他深深的看著我,"你知道我現在有多後悔這個決定嗎?如果那一日不是我將他逼到絕處,他也不會落下懸崖,先我一步遇到你。"
我的臉微微紅起來,讓蒼白的臉色鮮豔了一些,我輕輕一咳,岔開話題道,"所以如今你得到了狐尾,也將你的勢力滲透進了未央宮,然後要給劉無忌致命一擊嗎?"
"你在擔心嗎?"他眼中閃著火焰,"怕我殺了他,奪回皇位?"
我閉上眼睛,"雖說不明不白,我也已經嫁了他,我怪他薄情猜忌,更恨他視人民如草芥,可是我不想看著他死,你說的這些,我不怪你,可從此以後我也不能再幫你,景行,也許晚了一步也是晚,也許人間的緣分就是拿來弄人的。"
"我自小生活在仇視中,我不屑於宮廷爭鬥,可是文治武功,帝王心術,我絲毫不差於劉無忌,我也以為皇位是我想要的,無論如何也要奪回來。"
"直到遇到你,寒酥,他從身上拿起我送他的仙鶴荷包,不知什麽時候開始,我對奪回皇位漸漸失去了興趣。
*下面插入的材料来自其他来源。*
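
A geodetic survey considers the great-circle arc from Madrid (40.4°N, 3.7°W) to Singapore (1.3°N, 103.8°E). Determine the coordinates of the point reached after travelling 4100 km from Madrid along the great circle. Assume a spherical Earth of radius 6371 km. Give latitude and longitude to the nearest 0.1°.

Write both endpoints as unit vectors p₁, p₂ with components (cos φ cos λ, cos φ sin λ, sin φ).
The central angle between the endpoints is δ = arccos(p₁·p₂) ≈ 1.787 rad (102.4°). The total great-circle distance is δ·R ≈ 1.787 × 6371 ≈ 11383 km, so the target fraction is f = 4100/11383 ≈ 0.360.
Interpolate at f ≈ 0.360 with slerp weights a = sin((1−f)δ)/sin δ ≈ 0.932, b = sin(fδ)/sin δ ≈ 0.614.
p = a·p₁ + b·p₂ ≈ (0.561, 0.551, 0.618); φ = arcsin(p_z) ≈ 38.15°, λ = atan2(p_y, p_x) ≈ 44.44°.

≈ 38.1°N, 44.4°E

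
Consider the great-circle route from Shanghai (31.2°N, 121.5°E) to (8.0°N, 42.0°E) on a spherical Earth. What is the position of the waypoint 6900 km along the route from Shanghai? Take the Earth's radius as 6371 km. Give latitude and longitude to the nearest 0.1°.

The haversine formula gives a central angle δ ≈ 1.342 rad (76.9°) between the endpoints. The total great-circle distance is δ·R ≈ 1.342 × 6371 ≈ 8552 km, so the target fraction is f = 6900/8552 ≈ 0.807.
Interpolate at f ≈ 0.807 with slerp weights a = sin((1−f)δ)/sin δ ≈ 0.263, b = sin(fδ)/sin δ ≈ 0.907.
p = a·p₁ + b·p₂ ≈ (0.550, 0.793, 0.263); φ = arcsin(p_z) ≈ 15.22°, λ = atan2(p_y, p_x) ≈ 55.27°.

≈ (15.2°N, 55.3°E)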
"
我瞪大眼睛,"你不必如此。。。"他輕輕用手指按住我的嘴唇,你聽我說完。
"寒酥,如果我願意放下一切,你願不願意跟我走?"
"放下一切?"
"是你把我變成了九尾狐,那你這隻仙鶴願不願意跟我做一對妖精夫妻?"
"景行,"我不知所措的看著他,"你別玩笑,我可不覺得我會比皇位重要,你現在說不要隻是你還不曉得當皇帝有多爽,你方才打死的珍珠,便是你哥哥眾多暖床丫頭裏的一個。"
"你是在吃他的醋嗎?"他有些焦急的看著我。
"我不曉得,"我將頭埋在手臂間,我們兩人就這般坐在一張床上,半依半偎,我輕聲道,"景行,我很累很累,好多事沒有想明白,我大約沒有力氣接受你的心意。"
"那你也跟我走吧,離開這裏,不也是你的心願嗎?"
他袖中不知何時出現一把刀,我虛弱之人反應極慢,手起刀落,他竟斬斷一尾,我見狀大驚,"你這是做什麽?"
他額上冒出豆大的汗珠,將那條尾巴遞在我手上,"今生你應不應我都好。"
他突然溫暖一笑,"反正人間不過匆匆百年,我等著你,我們來日方長,我是這世間唯一一隻八尾狐,想必你永遠也不會忘記。"
我的眼淚終於潸潸而落,"原來你偷聽我說話。"
他就勢躺在我的懷中,"讓我躺一會吧,原來割尾巴這麽痛。"
我輕聲說,"你要什麽時候走?我隨你去便是。"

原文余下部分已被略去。